Ancak daha sonra, makalesinin şöhretine eşdeğer olarak, aşağıdaki soruyu aylarca sürekli olarak aldığını söyledi.
"Hala çıkıyor musunuz?"
İnsanların aslında nasıl aşık olduklarından ziyade 'nasıl bir ilişkiyi sürdürebileceklerinden' daha çok ilgilendikleri sonucuna vardığını söyledi. Ve hala devam eden ilişkisinin mutlu bir sonla bitmesini umduğunu söyleyerek konuşmasını bitirdi.
İlişkinin başlangıcı çoğu zaman sürükleyici ve heyecan vericidir. Ancak ilişkinin devamı çarpışmak, delirtmek, acı vermesi, sonrasında istikrarı tespit etmek ve aklını kaybetmek, tekrarlayan bir süreç gibidir. Aşk ve evliliği ifade etmek için kullanılan ünlü kelimelerden biri olan 'delilik', bizim için belirli bir gerçekliğe sahip olabilir.

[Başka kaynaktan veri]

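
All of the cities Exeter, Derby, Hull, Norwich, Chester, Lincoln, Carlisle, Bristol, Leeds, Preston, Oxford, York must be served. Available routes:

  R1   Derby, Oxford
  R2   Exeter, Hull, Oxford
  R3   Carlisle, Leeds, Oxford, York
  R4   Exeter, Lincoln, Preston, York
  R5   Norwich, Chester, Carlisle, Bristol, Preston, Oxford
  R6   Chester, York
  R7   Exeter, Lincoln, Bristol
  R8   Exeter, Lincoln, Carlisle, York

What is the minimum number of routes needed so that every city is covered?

R1, R2, R3, R4, R5 together cover {Exeter, Derby, Hull, Norwich, Chester, Lincoln, Carlisle, Bristol, Leeds, Preston, Oxford, York} — every city.
No 4 of the 8 routes cover everything (all 70 size-4 selections fall short), so 5 is minimum.

5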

Bu noktada, 'Seni bir kere kucaklayabilir miyim?' sakin bir versiyonu 'Hadi hadi' veya 'Çalış' gibi bir kararlılık ifadesi gibi benzer yönleri vardır. En azından ben öyle iddia ediyorum.
'Kucaklayayım mı?' ve 'Seni bir kere kucaklayabilir miyim?',
Bugün yanınızda olan kişiye, hangisini sormanız gerektiğini düşünmenizi öneriyorum.